2. Description of Prior Art
Digital data buses are used in data processing systems, for example, for communication of digital data between a data processor and one or more peripheral devices, such as disc drive memories, terminals, or other data processing units. In general, data buses used in such systems are either synchronous, wherein data transfer is performed in synchronization with a clock signal, or are asychronous, wherein handshake signals synchronize the sending and receiving units.

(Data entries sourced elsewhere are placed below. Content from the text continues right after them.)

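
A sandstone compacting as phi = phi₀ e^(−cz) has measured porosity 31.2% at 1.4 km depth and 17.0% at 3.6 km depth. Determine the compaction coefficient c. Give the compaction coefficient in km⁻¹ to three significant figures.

0.276 km⁻¹

Athy: phi(z) = phi₀ e^(−cz) ⇒ phi₁/phi₂ = e^{c(z₂−z₁)} ⇒ c = ln(phi₁/phi₂)/(z₂−z₁)
c = ln(0.312/0.17) / (3.6 − 1.4) = ln(1.835) / 2.2 = 0.6072 / 2.2 = 0.276 km⁻¹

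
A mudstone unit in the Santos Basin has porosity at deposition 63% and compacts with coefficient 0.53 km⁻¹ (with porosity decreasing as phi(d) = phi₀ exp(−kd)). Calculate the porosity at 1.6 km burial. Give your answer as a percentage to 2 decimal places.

phi = phi₀·exp(−k·d) = 0.63 × exp(−0.53 × 1.6) = 0.63 × exp(−0.848)
  = 0.63 × 0.4283 = 0.2698

26.98%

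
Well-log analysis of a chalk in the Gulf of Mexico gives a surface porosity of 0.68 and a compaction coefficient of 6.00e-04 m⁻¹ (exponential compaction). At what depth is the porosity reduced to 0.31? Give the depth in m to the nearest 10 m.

Working in km (1 km = 1000 m; k in km⁻¹ = k in m⁻¹ × 1000):
Invert Athy's law: d = ln(n₀/n) / k
d = ln(0.68/0.31) / 0.6 = ln(2.194) / 0.6 = 0.7855 / 0.6 = 1.309 km

1310 m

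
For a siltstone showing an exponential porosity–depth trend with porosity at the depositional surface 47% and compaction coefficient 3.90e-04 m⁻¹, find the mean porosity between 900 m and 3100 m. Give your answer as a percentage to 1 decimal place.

Working in km (1 km = 1000 m; c in km⁻¹ = c in m⁻¹ × 1000):
⟨φ⟩ = (1/(z₂−z₁)) ∫ φ₀ e^(−cz) dz = φ₀·(e^(−c·z₁) − e^(−c·z₂)) / (c·(z₂−z₁))
e^(−0.39×0.9) = 0.7040; e^(−0.39×3.1) = 0.2985
⟨φ⟩ = 0.47 × (0.7040 − 0.2985) / (0.39 × 2.2) = 0.47 × 0.4726 = 0.2221

22.2%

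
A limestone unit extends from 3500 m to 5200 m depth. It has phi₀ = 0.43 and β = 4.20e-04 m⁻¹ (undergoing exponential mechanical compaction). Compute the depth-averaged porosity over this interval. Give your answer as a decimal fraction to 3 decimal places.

Working in km (1 km = 1000 m; β in km⁻¹ = β in m⁻¹ × 1000):
⟨phi⟩ = (1/(Z₂−Z₁)) ∫ phi₀ e^(−βZ) dZ = phi₀·(e^(−β·Z₁) − e^(−β·Z₂)) / (β·(Z₂−Z₁))
e^(−0.42×3.5) = 0.2299; e^(−0.42×5.2) = 0.1126
⟨phi⟩ = 0.43 × (0.2299 − 0.1126) / (0.42 × 1.7) = 0.43 × 0.1643 = 0.0707

0.071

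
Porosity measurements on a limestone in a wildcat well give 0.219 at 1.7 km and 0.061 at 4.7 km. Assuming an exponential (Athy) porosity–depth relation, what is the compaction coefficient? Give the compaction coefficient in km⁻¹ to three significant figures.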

In a synchronous data bus system, all data transfers are performed in synchronization with a clock signal. That is, the operation of the sending and receiving units is synchronized to the clock. Such systems may utilize either a single frequency clock, or a multiple or variable frequency clock. A single frequency clock system allows the use of simple clock circuitry but data transmission rate, and thus operation of the overall system, is limited to the data rate of the slowest device in the data processing system. In a multiple or variable clock rate system, clock rate is selected to be that of the slower of the sending or receiving units currently communicating. Data rate may, however, be selected to be the highest achievable with the particular units which are communicating. A multiple or variable data rate synchronous system is, in general, more complex than a single clock rate system since the clock circuitry must be capable of generating a multiplicity of clock frequencies. Also, before data communication can be performed the sending and receiving units must communicate to select a clock rate.

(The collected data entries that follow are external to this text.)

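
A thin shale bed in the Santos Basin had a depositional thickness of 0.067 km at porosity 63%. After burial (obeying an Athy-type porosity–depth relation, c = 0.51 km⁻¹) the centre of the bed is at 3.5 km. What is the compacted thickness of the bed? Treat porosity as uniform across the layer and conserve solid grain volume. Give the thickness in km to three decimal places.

Porosity at 3.5 km: n = 0.63·exp(−0.51×3.5) = 0.1057
Solid-volume conservation: h(1−n) = h₀(1−n₀) ⇒ h = h₀·(1−n₀)/(1−n)
h = 0.067 × (1 − 0.63)/(1 − 0.1057) = 0.067 × 0.4137 = 0.0277 km

0.028 km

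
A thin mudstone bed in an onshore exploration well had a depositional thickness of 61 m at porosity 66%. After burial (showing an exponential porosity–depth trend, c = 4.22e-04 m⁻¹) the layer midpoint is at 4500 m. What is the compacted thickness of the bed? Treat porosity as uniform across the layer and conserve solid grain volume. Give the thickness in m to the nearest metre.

23 m

Working in km (1 km = 1000 m; c in km⁻¹ = c in m⁻¹ × 1000):
Porosity at 4.5 km: n = 0.66·exp(−0.422×4.5) = 0.0988
Solid-volume conservation: h(1−n) = h₀(1−n₀) ⇒ h = h₀·(1−n₀)/(1−n)
h = 0.061 × (1 − 0.66)/(1 − 0.0988) = 0.061 × 0.3773 = 0.0230 km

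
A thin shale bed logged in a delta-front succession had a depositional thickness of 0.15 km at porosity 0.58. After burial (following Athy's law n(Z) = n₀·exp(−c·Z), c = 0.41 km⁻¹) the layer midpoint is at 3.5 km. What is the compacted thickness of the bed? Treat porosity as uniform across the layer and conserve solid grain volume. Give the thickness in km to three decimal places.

0.073 km

Porosity at 3.5 km: n = 0.58·exp(−0.41×3.5) = 0.1381
Solid-volume conservation: h(1−n) = h₀(1−n₀) ⇒ h = h₀·(1−n₀)/(1−n)
h = 0.15 × (1 − 0.58)/(1 − 0.1381) = 0.15 × 0.4873 = 0.0731 km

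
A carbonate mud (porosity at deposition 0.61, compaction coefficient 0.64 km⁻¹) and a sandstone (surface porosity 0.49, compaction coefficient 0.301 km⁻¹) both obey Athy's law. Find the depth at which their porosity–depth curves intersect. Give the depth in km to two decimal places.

0.65 km

Set phi₀ₐ e^(−cₐZ) = phi₀ᵦ e^(−cᵦZ) ⇒ ln(phi₀ₐ/phi₀ᵦ) = (cₐ − cᵦ)·Z
Z = ln(0.61/0.49) / (0.64 − 0.301) = 0.2191 / 0.339 = 0.646 km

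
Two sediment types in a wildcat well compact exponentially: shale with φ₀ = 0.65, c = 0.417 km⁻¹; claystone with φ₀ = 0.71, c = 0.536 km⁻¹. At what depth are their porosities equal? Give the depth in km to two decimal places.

0.74 km

Set φ₀ₐ e^(−cₐd) = φ₀ᵦ e^(−cᵦd) ⇒ ln(φ₀ₐ/φ₀ᵦ) = (cₐ − cᵦ)·d
d = ln(0.65/0.71) / (0.417 − 0.536) = -0.0883 / -0.119 = 0.742 km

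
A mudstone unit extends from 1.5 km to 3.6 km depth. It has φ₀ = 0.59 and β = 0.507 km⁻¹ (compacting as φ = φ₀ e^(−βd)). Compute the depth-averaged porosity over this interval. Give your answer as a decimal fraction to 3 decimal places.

0.170

⟨φ⟩ = (1/(d₂−d₁)) ∫ φ₀ e^(−βd) dd = φ₀·(e^(−β·d₁) − e^(−β·d₂)) / (β·(d₂−d₁))
e^(−0.507×1.5) = 0.4674; e^(−0.507×3.6) = 0.1612
⟨φ⟩ = 0.59 × (0.4674 − 0.1612) / (0.507 × 2.1) = 0.59 × 0.2876 = 0.1697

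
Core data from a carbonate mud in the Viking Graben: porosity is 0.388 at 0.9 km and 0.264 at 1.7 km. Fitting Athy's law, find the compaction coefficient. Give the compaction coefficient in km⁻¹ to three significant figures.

Athy: n(z) = n₀ e^(−kz) ⇒ n₁/n₂ = e^{k(z₂−z₁)} ⇒ k = ln(n₁/n₂)/(z₂−z₁)
k = ln(0.388/0.264) / (1.7 − 0.9) = ln(1.47) / 0.8 = 0.3851 / 0.8 = 0.4813 km⁻¹

0.481 km⁻¹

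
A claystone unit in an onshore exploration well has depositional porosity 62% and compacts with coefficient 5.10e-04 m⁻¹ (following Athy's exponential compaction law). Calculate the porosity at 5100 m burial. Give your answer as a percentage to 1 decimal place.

Working in km (1 km = 1000 m; β in km⁻¹ = β in m⁻¹ × 1000):
n = n₀·exp(−β·z) = 0.62 × exp(−0.51 × 5.1) = 0.62 × exp(−2.601)
  = 0.62 × 0.0742 = 0.0460

4.6%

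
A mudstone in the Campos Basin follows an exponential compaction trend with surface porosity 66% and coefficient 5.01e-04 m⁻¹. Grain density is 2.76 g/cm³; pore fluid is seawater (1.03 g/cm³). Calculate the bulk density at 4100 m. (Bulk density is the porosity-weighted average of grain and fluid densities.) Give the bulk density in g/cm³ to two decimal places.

2.61 g/cm³

Working in km (1 km = 1000 m; β in km⁻¹ = β in m⁻¹ × 1000):
Porosity at depth: phi = 0.66·exp(−0.501×4.1) = 0.66×0.1282 = 0.0846
Bulk density: ρ_b = (1−phi)ρ_g + phi·ρ_f = 0.9154×2.76 + 0.0846×1.03
       = 2.526 + 0.087 = 2.614 g/cm³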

In an asychronous data bus system, as stated above, transfer of data between a sending and a receiving unit is synchronized by handshake signals. That is, a sending unit places data on the bus and transmits a handshake signal to the receiving unit indicating that data is present on the bus. When the receiving unit is ready to accept the data, the receiving unit accepts the data and transmits a handshake signal to the sending unit indicating that the data has been accepted. An asynchronous data bus system thereby allows greater flexibility of data rate and the data rate may be the maximum achievable between a particular sending and receiving unit pair. An asynchronous data bus system is in general, however, more complex than a synchronous system due to the requirement to exchange handshake signals between sending and receiving units. In addition, maximum data rate may not be achievable due to the requirement to resynchronize the data transferred at the sending and receiving units. That is, data must first be transferred from, for example, a disc drive, to a sending unit, then from sending unit to receiving unit, and finally from receiving unit to, for example, a data processor. Additional delays in data transmission will thereby be imposed at the sending end of the bus in transferring data from the peripheral device to the sending unit, and from the sending unit to the bus. This delay occurs because data transfer between the peripheral device and the sending unit is not synchronized with transfer of data from the sending unit to the data bus. Similarly, additional data transmission delays may be imposed at the receiving end because reception of data by the receiving unit is not synchronized with transfer of data between the receiving unit and the data processor.
The present invention provides a solution to these problems of the prior art as will be discussed in detail hereinbelow.